1. Preparation of Reaction Mixture:
   • In a shaking flask (200 ml end volume) with a cap, prepare a mixture containing:
     • 5.21 g (0.13 mol) lauric acid dissolved in hexane
     • 2.3944 g (0.13 mol) glycerol
     • Immobilized lipase (160 mg, do not dissolve in water)
     • Add hexane (or 1:1 hexane/tert-butanol) to make a total volume of 200 ml.
   • Prepare a control without enzyme.
2. Incubation:
   • Incubate the mixture using an orbital shaker at 300 rpm/min at two different temperatures: 40°C and 65°C.
3. Sample Collection:
   • Take samples (1.5 ml) every 30 minutes and keep them on ice until further measurement or fat extraction.
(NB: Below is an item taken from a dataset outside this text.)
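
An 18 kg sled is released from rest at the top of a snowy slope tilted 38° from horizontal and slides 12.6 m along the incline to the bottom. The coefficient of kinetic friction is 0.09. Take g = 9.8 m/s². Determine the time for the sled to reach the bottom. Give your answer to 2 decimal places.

2.17 s

The weight component along the incline is mg sin 38° = 108.603 N and the normal force is N = mg cos 38° = 139.005 N.
Friction up the slope is f = μN = 0.09 × 139.005 = 12.510 N, so the net downslope force is 108.603 − 12.510 = 96.093 N and a = 96.093 / 18 = 5.3385 m/s².
Starting from rest, L = ½at², so t = √(2L/a) = √(2 × 12.6 / 5.3385) = 2.1727 s.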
4. Hot Water Extraction for Fat Separation:
   • For samples with high fat content:
     • Weigh the samples into a volumetric flask.
     • Extract with hot water (80°C).
     • Allow the sample solution to cool for fat separation (e.g., 15 min in an ice bath).
     • Fill the volumetric flask up to the mark with water.
     • Filter the aqueous solution before testing using Whatman filter paper.
5. Sample Dilution:
   • Dilute the samples 1:100 at the beginning of the measurements to achieve a linear range of 0.04 to 0.4 g/l.
6. Spectrophotometric Measurement:
   • Measure the samples at 340 nm using a spectrophotometer.
7. Glycerol Enzyme Assay:
   • Perform the glycerol enzyme assay using the Glycerol enzyme assay kit, following the provided manual.